He explained about 8 guys have been trapping on/off one 90,000 acre section, but because of the vehicle travel restrictions he doubts many got over 1/2 mile in. On horseback I usually start laying traps about a mile in so the other guys are of little concern.

A 75,000 acre section I reserve for calling (howling) seems okay also. He said he called it a week ago and called in two. Again similar travel restrictions.
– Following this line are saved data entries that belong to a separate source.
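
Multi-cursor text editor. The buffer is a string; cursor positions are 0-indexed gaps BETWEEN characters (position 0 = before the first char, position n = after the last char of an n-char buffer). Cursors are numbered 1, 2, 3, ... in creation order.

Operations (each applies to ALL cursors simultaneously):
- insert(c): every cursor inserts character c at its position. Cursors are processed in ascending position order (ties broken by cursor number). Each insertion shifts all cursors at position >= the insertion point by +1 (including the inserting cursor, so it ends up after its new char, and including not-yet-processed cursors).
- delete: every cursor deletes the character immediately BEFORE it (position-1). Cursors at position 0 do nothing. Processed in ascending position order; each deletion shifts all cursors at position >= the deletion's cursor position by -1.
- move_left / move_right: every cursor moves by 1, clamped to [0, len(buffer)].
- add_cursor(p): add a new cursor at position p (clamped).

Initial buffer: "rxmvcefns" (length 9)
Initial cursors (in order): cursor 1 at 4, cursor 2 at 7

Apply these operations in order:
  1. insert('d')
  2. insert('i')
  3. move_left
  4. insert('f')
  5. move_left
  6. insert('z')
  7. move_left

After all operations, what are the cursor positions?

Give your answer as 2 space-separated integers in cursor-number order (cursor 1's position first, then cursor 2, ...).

Answer: 5 12

Derivation:
After op 1 (insert('d')): buffer="rxmvdcefdns" (len 11), cursors c1@5 c2@9, authorship ....1...2..
After op 2 (insert('i')): buffer="rxmvdicefdins" (len 13), cursors c1@6 c2@11, authorship ....11...22..
After op 3 (move_left): buffer="rxmvdicefdins" (len 13), cursors c1@5 c2@10, authorship ....11...22..
After op 4 (insert('f')): buffer="rxmvdficefdfins" (len 15), cursors c1@6 c2@12, authorship ....111...222..
After op 5 (move_left): buffer="rxmvdficefdfins" (len 15), cursors c1@5 c2@11, authorship ....111...222..
After op 6 (insert('z')): buffer="rxmvdzficefdzfins" (len 17), cursors c1@6 c2@13, authorship ....1111...2222..
After op 7 (move_left): buffer="rxmvdzficefdzfins" (len 17), cursors c1@5 c2@12, authorship ....1111...2222..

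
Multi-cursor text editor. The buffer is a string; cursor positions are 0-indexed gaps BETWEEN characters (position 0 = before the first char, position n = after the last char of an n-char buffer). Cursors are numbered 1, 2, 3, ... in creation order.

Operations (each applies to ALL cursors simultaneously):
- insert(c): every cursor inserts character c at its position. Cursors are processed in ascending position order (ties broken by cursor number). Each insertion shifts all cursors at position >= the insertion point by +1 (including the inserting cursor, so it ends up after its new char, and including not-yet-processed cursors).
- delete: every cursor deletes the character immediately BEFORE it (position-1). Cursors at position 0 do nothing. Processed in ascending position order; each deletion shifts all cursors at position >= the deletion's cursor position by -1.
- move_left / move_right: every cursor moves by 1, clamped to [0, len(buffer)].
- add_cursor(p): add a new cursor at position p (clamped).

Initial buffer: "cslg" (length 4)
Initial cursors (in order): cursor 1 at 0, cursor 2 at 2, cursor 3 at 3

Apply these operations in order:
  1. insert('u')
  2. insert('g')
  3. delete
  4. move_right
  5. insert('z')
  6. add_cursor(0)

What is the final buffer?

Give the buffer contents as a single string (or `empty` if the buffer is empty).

After op 1 (insert('u')): buffer="ucsulug" (len 7), cursors c1@1 c2@4 c3@6, authorship 1..2.3.
After op 2 (insert('g')): buffer="ugcsuglugg" (len 10), cursors c1@2 c2@6 c3@9, authorship 11..22.33.
After op 3 (delete): buffer="ucsulug" (len 7), cursors c1@1 c2@4 c3@6, authorship 1..2.3.
After op 4 (move_right): buffer="ucsulug" (len 7), cursors c1@2 c2@5 c3@7, authorship 1..2.3.
After op 5 (insert('z')): buffer="uczsulzugz" (len 10), cursors c1@3 c2@7 c3@10, authorship 1.1.2.23.3
After op 6 (add_cursor(0)): buffer="uczsulzugz" (len 10), cursors c4@0 c1@3 c2@7 c3@10, authorship 1.1.2.23.3

Answer: uczsulzugz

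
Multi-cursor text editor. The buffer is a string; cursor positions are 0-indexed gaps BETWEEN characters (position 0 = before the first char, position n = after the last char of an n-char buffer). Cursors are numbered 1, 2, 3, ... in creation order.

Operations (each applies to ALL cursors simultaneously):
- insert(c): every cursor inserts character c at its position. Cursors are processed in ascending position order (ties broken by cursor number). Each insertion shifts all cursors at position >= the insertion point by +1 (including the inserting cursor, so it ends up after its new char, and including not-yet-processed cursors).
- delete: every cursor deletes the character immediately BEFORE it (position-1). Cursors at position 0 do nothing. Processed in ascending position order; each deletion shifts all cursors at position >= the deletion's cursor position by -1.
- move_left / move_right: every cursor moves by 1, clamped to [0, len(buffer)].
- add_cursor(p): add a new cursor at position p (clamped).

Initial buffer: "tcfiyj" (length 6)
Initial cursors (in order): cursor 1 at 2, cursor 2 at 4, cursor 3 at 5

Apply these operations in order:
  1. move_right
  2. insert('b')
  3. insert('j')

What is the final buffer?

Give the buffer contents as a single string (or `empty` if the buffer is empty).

After op 1 (move_right): buffer="tcfiyj" (len 6), cursors c1@3 c2@5 c3@6, authorship ......
After op 2 (insert('b')): buffer="tcfbiybjb" (len 9), cursors c1@4 c2@7 c3@9, authorship ...1..2.3
After op 3 (insert('j')): buffer="tcfbjiybjjbj" (len 12), cursors c1@5 c2@9 c3@12, authorship ...11..22.33

Answer: tcfbjiybjjbj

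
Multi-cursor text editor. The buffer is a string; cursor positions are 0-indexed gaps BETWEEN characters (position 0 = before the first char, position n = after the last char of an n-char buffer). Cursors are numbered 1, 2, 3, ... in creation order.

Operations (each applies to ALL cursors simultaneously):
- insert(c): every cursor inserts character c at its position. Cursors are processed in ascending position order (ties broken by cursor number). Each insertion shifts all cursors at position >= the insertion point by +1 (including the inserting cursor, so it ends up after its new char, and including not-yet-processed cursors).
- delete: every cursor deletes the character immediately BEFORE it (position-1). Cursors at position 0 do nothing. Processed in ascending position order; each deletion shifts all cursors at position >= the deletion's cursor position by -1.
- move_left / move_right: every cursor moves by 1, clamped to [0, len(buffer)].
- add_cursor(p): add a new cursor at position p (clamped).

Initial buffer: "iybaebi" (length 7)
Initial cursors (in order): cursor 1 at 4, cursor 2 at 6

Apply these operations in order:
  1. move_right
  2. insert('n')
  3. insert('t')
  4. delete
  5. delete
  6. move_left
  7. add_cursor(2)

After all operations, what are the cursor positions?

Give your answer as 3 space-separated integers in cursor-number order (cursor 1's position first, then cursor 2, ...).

Answer: 4 6 2

Derivation:
After op 1 (move_right): buffer="iybaebi" (len 7), cursors c1@5 c2@7, authorship .......
After op 2 (insert('n')): buffer="iybaenbin" (len 9), cursors c1@6 c2@9, authorship .....1..2
After op 3 (insert('t')): buffer="iybaentbint" (len 11), cursors c1@7 c2@11, authorship .....11..22
After op 4 (delete): buffer="iybaenbin" (len 9), cursors c1@6 c2@9, authorship .....1..2
After op 5 (delete): buffer="iybaebi" (len 7), cursors c1@5 c2@7, authorship .......
After op 6 (move_left): buffer="iybaebi" (len 7), cursors c1@4 c2@6, authorship .......
After op 7 (add_cursor(2)): buffer="iybaebi" (len 7), cursors c3@2 c1@4 c2@6, authorship .......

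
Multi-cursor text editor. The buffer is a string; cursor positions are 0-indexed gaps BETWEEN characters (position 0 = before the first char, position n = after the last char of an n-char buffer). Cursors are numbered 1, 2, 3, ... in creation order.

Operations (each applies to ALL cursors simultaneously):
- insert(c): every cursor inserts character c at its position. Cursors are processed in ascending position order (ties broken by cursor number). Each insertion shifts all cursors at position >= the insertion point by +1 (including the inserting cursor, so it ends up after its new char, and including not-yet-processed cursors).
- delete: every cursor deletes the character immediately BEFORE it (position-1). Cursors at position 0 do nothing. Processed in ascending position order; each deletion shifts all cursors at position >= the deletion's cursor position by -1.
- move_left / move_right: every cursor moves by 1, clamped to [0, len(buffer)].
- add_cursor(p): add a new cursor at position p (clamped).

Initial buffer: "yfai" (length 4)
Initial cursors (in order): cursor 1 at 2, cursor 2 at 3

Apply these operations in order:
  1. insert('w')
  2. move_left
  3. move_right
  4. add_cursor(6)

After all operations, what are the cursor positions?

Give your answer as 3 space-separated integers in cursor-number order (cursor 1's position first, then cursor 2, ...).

Answer: 3 5 6

Derivation:
After op 1 (insert('w')): buffer="yfwawi" (len 6), cursors c1@3 c2@5, authorship ..1.2.
After op 2 (move_left): buffer="yfwawi" (len 6), cursors c1@2 c2@4, authorship ..1.2.
After op 3 (move_right): buffer="yfwawi" (len 6), cursors c1@3 c2@5, authorship ..1.2.
After op 4 (add_cursor(6)): buffer="yfwawi" (len 6), cursors c1@3 c2@5 c3@6, authorship ..1.2.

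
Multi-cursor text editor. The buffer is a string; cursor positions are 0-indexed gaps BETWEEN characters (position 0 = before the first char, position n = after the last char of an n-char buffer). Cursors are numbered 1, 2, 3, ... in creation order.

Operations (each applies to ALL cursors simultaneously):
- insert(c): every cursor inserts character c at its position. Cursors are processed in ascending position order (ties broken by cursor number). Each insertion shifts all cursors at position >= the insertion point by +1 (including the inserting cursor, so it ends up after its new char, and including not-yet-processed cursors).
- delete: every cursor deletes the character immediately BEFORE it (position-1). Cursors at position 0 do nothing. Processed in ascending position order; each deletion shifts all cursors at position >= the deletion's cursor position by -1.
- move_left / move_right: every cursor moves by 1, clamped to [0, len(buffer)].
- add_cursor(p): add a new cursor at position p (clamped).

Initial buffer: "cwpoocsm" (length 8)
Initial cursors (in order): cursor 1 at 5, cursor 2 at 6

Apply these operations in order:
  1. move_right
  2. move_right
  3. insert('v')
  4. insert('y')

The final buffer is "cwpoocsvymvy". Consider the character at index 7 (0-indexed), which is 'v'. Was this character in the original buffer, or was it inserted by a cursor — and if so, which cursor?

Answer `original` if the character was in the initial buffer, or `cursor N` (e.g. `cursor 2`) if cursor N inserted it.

Answer: cursor 1

Derivation:
After op 1 (move_right): buffer="cwpoocsm" (len 8), cursors c1@6 c2@7, authorship ........
After op 2 (move_right): buffer="cwpoocsm" (len 8), cursors c1@7 c2@8, authorship ........
After op 3 (insert('v')): buffer="cwpoocsvmv" (len 10), cursors c1@8 c2@10, authorship .......1.2
After op 4 (insert('y')): buffer="cwpoocsvymvy" (len 12), cursors c1@9 c2@12, authorship .......11.22
Authorship (.=original, N=cursor N): . . . . . . . 1 1 . 2 2
Index 7: author = 1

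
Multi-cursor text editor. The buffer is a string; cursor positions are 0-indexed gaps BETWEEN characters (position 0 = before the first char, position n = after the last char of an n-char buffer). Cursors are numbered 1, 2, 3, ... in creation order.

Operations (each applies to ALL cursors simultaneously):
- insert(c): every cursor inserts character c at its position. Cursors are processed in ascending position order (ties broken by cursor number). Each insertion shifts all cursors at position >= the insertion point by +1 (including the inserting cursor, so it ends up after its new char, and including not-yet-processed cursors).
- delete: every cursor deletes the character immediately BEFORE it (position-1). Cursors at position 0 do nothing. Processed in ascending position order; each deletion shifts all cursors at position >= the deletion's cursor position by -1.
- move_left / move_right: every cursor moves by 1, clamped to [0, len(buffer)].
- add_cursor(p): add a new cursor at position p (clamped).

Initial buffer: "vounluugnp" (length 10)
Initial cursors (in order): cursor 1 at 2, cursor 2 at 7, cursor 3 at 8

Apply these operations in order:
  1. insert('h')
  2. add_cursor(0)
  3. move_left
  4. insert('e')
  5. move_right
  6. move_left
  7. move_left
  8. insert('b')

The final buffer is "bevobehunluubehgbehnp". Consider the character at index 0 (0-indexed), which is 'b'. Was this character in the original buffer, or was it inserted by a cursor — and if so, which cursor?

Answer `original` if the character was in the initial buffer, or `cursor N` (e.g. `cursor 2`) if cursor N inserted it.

Answer: cursor 4

Derivation:
After op 1 (insert('h')): buffer="vohunluuhghnp" (len 13), cursors c1@3 c2@9 c3@11, authorship ..1.....2.3..
After op 2 (add_cursor(0)): buffer="vohunluuhghnp" (len 13), cursors c4@0 c1@3 c2@9 c3@11, authorship ..1.....2.3..
After op 3 (move_left): buffer="vohunluuhghnp" (len 13), cursors c4@0 c1@2 c2@8 c3@10, authorship ..1.....2.3..
After op 4 (insert('e')): buffer="evoehunluuehgehnp" (len 17), cursors c4@1 c1@4 c2@11 c3@14, authorship 4..11.....22.33..
After op 5 (move_right): buffer="evoehunluuehgehnp" (len 17), cursors c4@2 c1@5 c2@12 c3@15, authorship 4..11.....22.33..
After op 6 (move_left): buffer="evoehunluuehgehnp" (len 17), cursors c4@1 c1@4 c2@11 c3@14, authorship 4..11.....22.33..
After op 7 (move_left): buffer="evoehunluuehgehnp" (len 17), cursors c4@0 c1@3 c2@10 c3@13, authorship 4..11.....22.33..
After op 8 (insert('b')): buffer="bevobehunluubehgbehnp" (len 21), cursors c4@1 c1@5 c2@13 c3@17, authorship 44..111.....222.333..
Authorship (.=original, N=cursor N): 4 4 . . 1 1 1 . . . . . 2 2 2 . 3 3 3 . .
Index 0: author = 4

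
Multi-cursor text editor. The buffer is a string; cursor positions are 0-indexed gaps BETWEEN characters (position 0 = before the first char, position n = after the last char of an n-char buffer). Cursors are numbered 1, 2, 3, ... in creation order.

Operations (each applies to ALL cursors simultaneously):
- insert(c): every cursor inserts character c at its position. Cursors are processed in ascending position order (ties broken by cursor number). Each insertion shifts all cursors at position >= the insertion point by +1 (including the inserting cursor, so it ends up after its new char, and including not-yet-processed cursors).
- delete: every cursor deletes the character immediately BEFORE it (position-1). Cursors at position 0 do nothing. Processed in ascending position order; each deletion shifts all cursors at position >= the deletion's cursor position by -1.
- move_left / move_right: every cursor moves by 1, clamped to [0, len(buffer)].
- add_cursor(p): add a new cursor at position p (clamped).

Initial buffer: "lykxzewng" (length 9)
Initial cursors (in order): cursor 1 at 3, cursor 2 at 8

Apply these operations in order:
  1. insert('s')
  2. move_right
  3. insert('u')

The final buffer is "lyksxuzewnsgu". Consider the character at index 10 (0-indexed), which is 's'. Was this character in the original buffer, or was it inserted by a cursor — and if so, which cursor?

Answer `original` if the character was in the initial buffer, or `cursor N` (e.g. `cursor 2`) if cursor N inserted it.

Answer: cursor 2

Derivation:
After op 1 (insert('s')): buffer="lyksxzewnsg" (len 11), cursors c1@4 c2@10, authorship ...1.....2.
After op 2 (move_right): buffer="lyksxzewnsg" (len 11), cursors c1@5 c2@11, authorship ...1.....2.
After op 3 (insert('u')): buffer="lyksxuzewnsgu" (len 13), cursors c1@6 c2@13, authorship ...1.1....2.2
Authorship (.=original, N=cursor N): . . . 1 . 1 . . . . 2 . 2
Index 10: author = 2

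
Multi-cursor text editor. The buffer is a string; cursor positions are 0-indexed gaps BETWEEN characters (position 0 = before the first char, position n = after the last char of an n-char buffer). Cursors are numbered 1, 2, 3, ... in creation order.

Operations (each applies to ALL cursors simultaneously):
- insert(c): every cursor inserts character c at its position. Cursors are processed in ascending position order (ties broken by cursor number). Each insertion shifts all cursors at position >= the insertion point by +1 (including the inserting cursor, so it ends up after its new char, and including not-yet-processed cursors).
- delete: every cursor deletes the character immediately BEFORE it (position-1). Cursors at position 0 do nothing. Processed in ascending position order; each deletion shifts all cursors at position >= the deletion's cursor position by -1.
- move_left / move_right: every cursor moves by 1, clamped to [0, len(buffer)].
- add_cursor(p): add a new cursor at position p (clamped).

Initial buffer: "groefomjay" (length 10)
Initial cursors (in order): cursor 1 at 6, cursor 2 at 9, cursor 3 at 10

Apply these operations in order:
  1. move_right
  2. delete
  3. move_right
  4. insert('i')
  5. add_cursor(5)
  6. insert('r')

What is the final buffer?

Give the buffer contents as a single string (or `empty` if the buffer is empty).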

I am anxious as hell men! Monday I will leave,

Larry


----------



## youngdon (Mar 10, 2010)

I hear Monday night will be dark. Safe travels.


----------



## jimmy shutt (Jun 2, 2013)

good luck Duckmaster be safe out there, remember pic heavy......YD I almost spit my beer out on the keyboard dark till morning or what???


----------



## prairiewolf (Feb 19, 2012)

Good luck on your trip trapping and calling, I second it, take a lot of pics !!


----------



## hassell (Feb 9, 2010)

That's all part of trapping - dealing with weather.


----------



## Larry (Dec 2, 2010)

Don...love your wit


----------



## azpredatorhunter (Jul 24, 2012)

Good luck Larry!


----------



## glenway (Mar 27, 2011)

Good luck, Larry.


----------



## youngdon (Mar 10, 2010)

TheDuckMaster said:


> Don...love your wit


Sometimes I like to deal in absolutes.....and sometimes my wit is dim......


----------



## Ruger (Jan 22, 2011)

Good luck, get some fur and pictures!


----------